So I'm working with a connection to a host where I don't control the code. On my side - I send data and get a response - currently I start the connection at the start of the program and leave it open, as when users are really "going" they can transmit things at roughly 1 per second back to the server. For this reason I don't connect, send data, get response and disconnect (but maybe I should? but seems like a lot of overhead?!?!)

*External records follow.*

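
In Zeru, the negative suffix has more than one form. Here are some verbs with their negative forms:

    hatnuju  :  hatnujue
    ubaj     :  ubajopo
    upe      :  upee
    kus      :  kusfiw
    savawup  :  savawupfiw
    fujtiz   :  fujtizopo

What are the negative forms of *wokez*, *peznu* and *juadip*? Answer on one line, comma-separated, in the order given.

wokezopo, peznue, juadipfiw

The alternation tracks the final sound of the stem — -fiw when the stem ends in a voiceless consonant (*kus*, *savawup*); -opo when the stem ends in a voiced consonant (*ubaj*, *fujtiz*); -e when the stem ends in a vowel (*hatnuju*, *upe*).
The final sound of *wokez* is /z/, which is a voiced consonant, so the suffix is -opo, giving *wokezopo*.
Since the final sound of *peznu* is /u/ (a vowel), it takes -e, giving *peznue*.
*juadip* — final sound /p/ (a voiceless consonant) → -fiw → *juadipfiw*.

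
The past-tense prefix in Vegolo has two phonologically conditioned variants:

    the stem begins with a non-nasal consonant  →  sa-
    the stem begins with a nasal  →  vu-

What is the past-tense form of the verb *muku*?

*muku*: first consonant = /m/, a nasal → vu- → *vumuku*.

vumuku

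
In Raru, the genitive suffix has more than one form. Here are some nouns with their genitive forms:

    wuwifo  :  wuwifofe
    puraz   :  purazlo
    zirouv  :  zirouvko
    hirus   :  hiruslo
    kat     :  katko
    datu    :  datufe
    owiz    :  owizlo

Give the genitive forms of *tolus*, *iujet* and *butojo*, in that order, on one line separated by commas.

toluslo, iujetko, butojofe

Looking at the final sound of each stem: -lo when the stem ends in a sibilant (*puraz*, *hirus*, *owiz*); -ko when the stem ends in a non-sibilant consonant (*zirouv*, *kat*); -fe when the stem ends in a vowel (*wuwifo*, *datu*).
*tolus* — final sound /s/ (a sibilant) → -lo → *toluslo*.
Since the final sound of *iujet* is /t/ (a non-sibilant consonant), it takes -ko, giving *iujetko*.
*butojo*: final sound = /o/, a vowel → -fe → *butojofe*.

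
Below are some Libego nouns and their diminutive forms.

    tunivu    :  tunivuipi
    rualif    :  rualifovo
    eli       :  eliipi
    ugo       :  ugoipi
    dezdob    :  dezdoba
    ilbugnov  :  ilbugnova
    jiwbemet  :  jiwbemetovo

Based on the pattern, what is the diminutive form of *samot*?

samotovo

The suffix is conditioned by the final sound: -ovo when the stem ends in a voiceless consonant (*rualif*, *jiwbemet*); -a when the stem ends in a voiced consonant (*dezdob*, *ilbugnov*); -ipi when the stem ends in a vowel (*tunivu*, *eli*, *ugo*).
Since the final sound of *samot* is /t/ (a voiceless consonant), it takes -ovo, giving *samotovo*.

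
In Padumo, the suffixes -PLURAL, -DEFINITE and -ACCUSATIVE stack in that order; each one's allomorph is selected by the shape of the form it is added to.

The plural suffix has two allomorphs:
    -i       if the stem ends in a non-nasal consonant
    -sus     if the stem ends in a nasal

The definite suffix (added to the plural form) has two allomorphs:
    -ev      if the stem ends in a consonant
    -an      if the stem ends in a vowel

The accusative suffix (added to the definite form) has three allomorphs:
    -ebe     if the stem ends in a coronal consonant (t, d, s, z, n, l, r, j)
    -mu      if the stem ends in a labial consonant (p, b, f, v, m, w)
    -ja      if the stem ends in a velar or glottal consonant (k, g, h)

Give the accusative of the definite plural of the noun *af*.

*af*: final consonant = /f/, non-nasal → -i → *afi*.
The plural form *afi*: final sound = /i/, a vowel → -an → *afian*.
The definite form *afian* — final consonant /n/ (coronal) → -ebe → *afianebe*.

afianebe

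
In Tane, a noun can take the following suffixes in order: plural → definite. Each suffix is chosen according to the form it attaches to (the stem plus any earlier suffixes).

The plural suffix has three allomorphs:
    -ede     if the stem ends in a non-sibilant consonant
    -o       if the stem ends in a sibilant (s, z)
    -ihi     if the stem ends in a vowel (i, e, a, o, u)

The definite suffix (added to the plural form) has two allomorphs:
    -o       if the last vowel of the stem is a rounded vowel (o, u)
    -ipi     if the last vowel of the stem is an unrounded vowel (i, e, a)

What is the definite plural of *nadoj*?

The final sound of *nadoj* is /j/, which is a non-sibilant consonant, so the plural suffix is -ede, giving *nadojede*.
The plural form *nadojede*: last vowel = /e/, an unrounded vowel → -ipi → *nadojedeipi*.

nadojedeipi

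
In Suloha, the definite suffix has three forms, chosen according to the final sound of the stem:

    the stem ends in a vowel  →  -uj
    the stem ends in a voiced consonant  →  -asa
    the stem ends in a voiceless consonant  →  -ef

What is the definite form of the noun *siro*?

Since the final sound of *siro* is /o/ (a vowel), it takes -uj, giving *sirouj*.

sirouj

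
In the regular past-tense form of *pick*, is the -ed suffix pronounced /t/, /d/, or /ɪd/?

The stem *pick* ends in a voiceless consonant other than /t/.
The -ed suffix is realized as /ɪd/ after /t, d/; as /t/ after other voiceless consonants; and as /d/ after other voiced sounds.
So -ed on *pick* is pronounced /t/.

/t/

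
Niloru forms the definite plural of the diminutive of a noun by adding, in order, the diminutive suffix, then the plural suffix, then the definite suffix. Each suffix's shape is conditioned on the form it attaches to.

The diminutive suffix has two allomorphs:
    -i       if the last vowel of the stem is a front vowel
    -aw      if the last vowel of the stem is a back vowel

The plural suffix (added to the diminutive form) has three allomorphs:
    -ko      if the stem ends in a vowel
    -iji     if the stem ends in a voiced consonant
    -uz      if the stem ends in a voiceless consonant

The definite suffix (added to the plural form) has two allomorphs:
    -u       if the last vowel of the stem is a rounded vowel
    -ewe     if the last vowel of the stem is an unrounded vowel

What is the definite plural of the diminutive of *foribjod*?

foribjodawijiewe

Since the last vowel of *foribjod* is /o/ (a back vowel), it takes -aw, giving *foribjodaw*.
Since the final sound of the diminutive form *foribjodaw* is /w/ (a voiced consonant), it takes -iji, giving *foribjodawiji*.
The plural form *foribjodawiji* — last vowel /i/ (an unrounded vowel) → -ewe → *foribjodawijiewe*.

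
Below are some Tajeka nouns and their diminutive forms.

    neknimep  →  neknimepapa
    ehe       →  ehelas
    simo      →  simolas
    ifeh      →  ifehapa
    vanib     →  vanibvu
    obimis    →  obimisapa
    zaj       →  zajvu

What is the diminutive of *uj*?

The pattern is voicing of the final sound: -apa when the stem ends in a voiceless consonant (*neknimep*, *ifeh*, *obimis*); -vu when the stem ends in a voiced consonant (*vanib*, *zaj*); -las when the stem ends in a vowel (*ehe*, *simo*).
*uj*: final sound = /j/, a voiced consonant → -vu → *ujvu*.

ujvu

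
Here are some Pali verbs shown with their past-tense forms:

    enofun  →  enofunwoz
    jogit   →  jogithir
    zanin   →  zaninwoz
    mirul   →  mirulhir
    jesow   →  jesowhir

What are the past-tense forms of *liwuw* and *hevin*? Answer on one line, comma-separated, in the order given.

liwuwhir, hevinwoz

The pattern is nasality of the final consonant: -woz when the stem ends in a nasal (*enofun*, *zanin*); -hir when the stem ends in a non-nasal consonant (*jogit*, *mirul*, *jesow*).
The final consonant of *liwuw* is /w/, which is non-nasal, so the suffix is -hir, giving *liwuwhir*.
*hevin* — final consonant /n/ (a nasal) → -woz → *hevinwoz*.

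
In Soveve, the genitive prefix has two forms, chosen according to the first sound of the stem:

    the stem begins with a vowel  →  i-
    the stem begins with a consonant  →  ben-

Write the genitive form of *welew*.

benwelew

*welew*: first sound = /w/, a consonant → ben- → *benwelew*.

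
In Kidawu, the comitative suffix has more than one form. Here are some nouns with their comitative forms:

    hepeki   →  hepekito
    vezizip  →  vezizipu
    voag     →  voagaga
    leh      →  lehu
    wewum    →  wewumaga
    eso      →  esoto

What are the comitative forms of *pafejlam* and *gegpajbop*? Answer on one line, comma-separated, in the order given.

pafejlamaga, gegpajbopu

The pattern is voicing of the final sound: -u when the stem ends in a voiceless consonant (*vezizip*, *leh*); -aga when the stem ends in a voiced consonant (*voag*, *wewum*); -to when the stem ends in a vowel (*hepeki*, *eso*).
*pafejlam* — final sound /m/ (a voiced consonant) → -aga → *pafejlamaga*.
Since the final sound of *gegpajbop* is /p/ (a voiceless consonant), it takes -u, giving *gegpajbopu*.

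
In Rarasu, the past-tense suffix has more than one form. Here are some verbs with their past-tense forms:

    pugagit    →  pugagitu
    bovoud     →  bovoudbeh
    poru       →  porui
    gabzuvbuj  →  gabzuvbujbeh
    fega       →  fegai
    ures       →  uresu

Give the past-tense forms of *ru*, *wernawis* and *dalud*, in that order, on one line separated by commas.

The pattern is voicing of the final sound: -u when the stem ends in a voiceless consonant (*pugagit*, *ures*); -beh when the stem ends in a voiced consonant (*bovoud*, *gabzuvbuj*); -i when the stem ends in a vowel (*poru*, *fega*).
The final sound of *ru* is /u/, which is a vowel, so the suffix is -i, giving *rui*.
Since the final sound of *wernawis* is /s/ (a voiceless consonant), it takes -u, giving *wernawisu*.
Since the final sound of *dalud* is /d/ (a voiced consonant), it takes -beh, giving *daludbeh*.

rui, wernawisu, daludbeh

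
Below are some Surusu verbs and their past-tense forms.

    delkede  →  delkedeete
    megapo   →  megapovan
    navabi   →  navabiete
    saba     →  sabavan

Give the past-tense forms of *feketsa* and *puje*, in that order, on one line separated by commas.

The suffix is conditioned by the last vowel: -ete when the last vowel of the stem is a front vowel (*delkede*, *navabi*); -van when the last vowel of the stem is a back vowel (*megapo*, *saba*).
*feketsa* — last vowel /a/ (a back vowel) → -van → *feketsavan*.
*puje* — last vowel /e/ (a front vowel) → -ete → *pujeete*.

feketsavan, pujeete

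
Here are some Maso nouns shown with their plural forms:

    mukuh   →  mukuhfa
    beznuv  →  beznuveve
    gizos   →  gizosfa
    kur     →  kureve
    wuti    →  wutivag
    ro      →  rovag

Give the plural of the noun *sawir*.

The pattern is voicing of the final sound: -fa when the stem ends in a voiceless consonant (*mukuh*, *gizos*); -eve when the stem ends in a voiced consonant (*beznuv*, *kur*); -vag when the stem ends in a vowel (*wuti*, *ro*).
The final sound of *sawir* is /r/, which is a voiced consonant, so the suffix is -eve, giving *sawireve*.

sawireve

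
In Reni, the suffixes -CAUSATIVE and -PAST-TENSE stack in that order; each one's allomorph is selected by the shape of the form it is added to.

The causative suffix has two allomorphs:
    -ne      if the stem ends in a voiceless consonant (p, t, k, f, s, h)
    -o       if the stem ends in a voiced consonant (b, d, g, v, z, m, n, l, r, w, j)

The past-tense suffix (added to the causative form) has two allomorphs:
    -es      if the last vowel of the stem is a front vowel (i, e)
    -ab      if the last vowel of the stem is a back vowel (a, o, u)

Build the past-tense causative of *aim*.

aimoab

*aim*: final consonant = /m/, voiced → -o → *aimo*.
The causative form *aimo*: last vowel = /o/, a back vowel → -ab → *aimoab*.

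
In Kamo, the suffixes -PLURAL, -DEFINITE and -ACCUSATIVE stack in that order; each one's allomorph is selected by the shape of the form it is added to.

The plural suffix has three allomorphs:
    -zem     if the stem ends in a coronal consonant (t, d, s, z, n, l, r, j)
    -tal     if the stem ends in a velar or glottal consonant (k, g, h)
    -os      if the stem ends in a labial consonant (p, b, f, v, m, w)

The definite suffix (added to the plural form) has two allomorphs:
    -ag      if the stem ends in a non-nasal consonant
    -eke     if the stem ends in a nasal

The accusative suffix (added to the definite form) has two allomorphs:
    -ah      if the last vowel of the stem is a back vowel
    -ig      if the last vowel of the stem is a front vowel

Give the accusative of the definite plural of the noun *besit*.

besitzemekeig

The final consonant of *besit* is /t/, which is coronal, so the plural suffix is -zem, giving *besitzem*.
Since the final consonant of the plural form *besitzem* is /m/ (a nasal), it takes -eke, giving *besitzemeke*.
The last vowel of the definite form *besitzemeke* is /e/, which is a front vowel, so the accusative suffix is -ig, giving *besitzemekeig*.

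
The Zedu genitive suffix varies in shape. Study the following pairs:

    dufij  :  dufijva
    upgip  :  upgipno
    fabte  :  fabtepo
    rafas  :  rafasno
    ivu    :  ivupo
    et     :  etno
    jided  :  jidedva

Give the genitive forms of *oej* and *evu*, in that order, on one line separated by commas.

The pattern is voicing of the final sound: -no when the stem ends in a voiceless consonant (*upgip*, *rafas*, *et*); -va when the stem ends in a voiced consonant (*dufij*, *jided*); -po when the stem ends in a vowel (*fabte*, *ivu*).
The final sound of *oej* is /j/, which is a voiced consonant, so the suffix is -va, giving *oejva*.
The final sound of *evu* is /u/, which is a vowel, so the suffix is -po, giving *evupo*.

oejva, evupo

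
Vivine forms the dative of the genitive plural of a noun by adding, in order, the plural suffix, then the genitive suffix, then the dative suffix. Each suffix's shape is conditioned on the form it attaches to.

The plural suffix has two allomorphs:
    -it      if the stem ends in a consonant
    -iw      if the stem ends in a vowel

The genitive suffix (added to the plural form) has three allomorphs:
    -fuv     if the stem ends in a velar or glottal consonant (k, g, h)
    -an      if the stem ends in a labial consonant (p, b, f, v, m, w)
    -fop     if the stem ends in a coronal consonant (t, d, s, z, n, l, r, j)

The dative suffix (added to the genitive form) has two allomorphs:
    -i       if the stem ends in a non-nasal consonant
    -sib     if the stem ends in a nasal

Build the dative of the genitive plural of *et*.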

Currently the program works very well, except a few small cases. One specifically is some end users corporate firewalls have inactive TCP timeouts set low, so the user sits the device down while connected, it transmits no data for say 5 minutes, and the firewall ends the connection. In this case, both the server side and the android side think the socket is still connected, thus when I go to send the next packet - it transmits, but I never get any kind of reply, the 10 second timeout does not fire either. No AST errors or anything. There are also other cases, but I don't have the specifics yet, I believe that sometimes when AP hopping takes too long the same thing happens, but hard to be sure.
My biggest issue, is that the server side is hitting a database, during very busy times when say 100+ users are hitting the app/db at the same time, it may be common to not get a response for 5 seconds, so I can't add any kind of "if no response in 5 seconds, drop connection and reconnect" logic without possibly adding additional load to the server at that time.
Is there any other way I can deal with this that I'm not thinking of?